Upon these walks the moon acted as my guiding light, igniting small pockets of the silent streets in a tepid glow. This was Steinbeck’s hour of the pearl, and it was here that I pondered the chain of events—the myriad plucking of strings and the massive unraveling of circumstances—which brought me to the feet of this very frontier. In those same hours, I also found a great degree of respite and solitude, for each destination-less walk would temporarily vanquish the gnawing demand for respectable work and a stable income. Moreover, it was here that I came to understand the sanctity that one inherently seeks in the isolated confines of Mother Nature, watching in recluse as the world rolled on under varying light. Secluding and self-serving, this ritual seemed a swift way to wash away with time and be at last a single, ubiquitous grain of sand that could be found on the seashores of any of the inhabitable continents.
In this odd position of being in-between, I was set free, sent adrift in a pool of undetermined depth, suspended by my own weight and cut from the umbilical cord of every crux known to man. Food began to taste a little richer, the sun’s rays shone a little brighter, and my stance became a little more staunch. In every sense, I was without a home, but no longer seeking such virtue, which, in effect, rendered the term obsolete and inopportune.
Living in such a space, moreover, optimized what abeyance was all about. Perhaps more than anything, abeyance is balance. It is the space in between two extremes. It is the buffer of gray that makes black definitively black and white definitively white. It is, fundamentally, what we find when we forgive ourselves for not desiring to be either good or evil. For these reasons, abeyance seemed the only rationale for one to follow in a world bothered by concrete and abstractions. As such, I relished my opportunity to be afloat, drifting without a destination, while exploring the intricacies of the outside world as life continued.

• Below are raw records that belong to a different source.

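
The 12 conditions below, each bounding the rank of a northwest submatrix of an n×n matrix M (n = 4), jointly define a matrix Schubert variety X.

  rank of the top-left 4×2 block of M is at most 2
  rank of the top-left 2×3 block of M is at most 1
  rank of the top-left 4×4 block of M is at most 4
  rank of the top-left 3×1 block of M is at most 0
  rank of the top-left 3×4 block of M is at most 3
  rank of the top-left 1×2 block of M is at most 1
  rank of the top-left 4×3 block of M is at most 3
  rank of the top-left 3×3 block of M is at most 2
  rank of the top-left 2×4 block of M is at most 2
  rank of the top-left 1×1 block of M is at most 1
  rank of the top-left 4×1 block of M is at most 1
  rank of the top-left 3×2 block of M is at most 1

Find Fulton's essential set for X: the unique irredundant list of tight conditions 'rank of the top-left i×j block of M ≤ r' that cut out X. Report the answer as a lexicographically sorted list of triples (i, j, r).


The tightest implied rank at each (i,j), from the 12 conditions:

  row 1: 0 1 1 1
  row 2: 0 1 1 2
  row 3: 0 1 2 3
  row 4: 1 2 3 4

reading off 1-entries of Δ²R: w = (2, 4, 3, 1).

Fulton essential set (2 of the 4 Rothe cells):

[(2, 3, 1), (3, 1, 0)]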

The days went on, but with every unreturned phone call from a prospective employer, I began to grow worried over the thought of ever finding respectable work again. Accordingly, my diet was fixed to eggs and, if salvageable, some fresh greens. Whereas Fante had his oranges, I had my eggs, and that was enough. Gradually, however, the routine of walking alone under the rising sun was overtaken by the habit of meandering while the rest of the vacationers and baggy drifters wandered down the opulent, immaculately-paved boulevards of brick, which split the small mountain town like the Grand Canal.

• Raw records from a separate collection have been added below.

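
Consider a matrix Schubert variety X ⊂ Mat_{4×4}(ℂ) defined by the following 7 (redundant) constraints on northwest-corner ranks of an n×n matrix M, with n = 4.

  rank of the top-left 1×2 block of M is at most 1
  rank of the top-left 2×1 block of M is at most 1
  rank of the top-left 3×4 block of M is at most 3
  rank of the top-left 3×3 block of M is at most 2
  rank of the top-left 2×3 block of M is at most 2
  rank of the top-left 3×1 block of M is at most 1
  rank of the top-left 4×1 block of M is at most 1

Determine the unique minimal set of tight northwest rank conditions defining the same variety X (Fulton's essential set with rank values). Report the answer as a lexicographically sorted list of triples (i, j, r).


The tightest implied rank at each (i,j), from the 7 conditions:

  i=1: 1 | 1 | 1 | 1
  i=2: 1 | 2 | 2 | 2
  i=3: 1 | 2 | 2 | 3
  i=4: 1 | 2 | 3 | 4

reading off 1-entries of Δ²R: w = (1, 2, 4, 3).

|D(w)|=1, |Ess(w)|=1:

[(3, 3, 2)]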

One afternoon, while walking behind a large group, I was corralled by a man in a court jester outfit as he set up along the sidewalk with a basket of props and colorful hats. He was about to start his performance, but he stopped suddenly to address a group of small children who stood before him, giggling with wide eyes and open mouths.
“Now, kids, I can juggle these special pins because I practice. Day after day. Week after week. Month after month. Year after year . . .” his words quieted as he began to work into his set, and I walked quickly down the crowded street, not slowing down or stopping until I reached Ivan’s apartment. Dwelling in that dark, decrepit room, I spent the evening alone, feverishly writing out a story that would be titled, The Great Fire.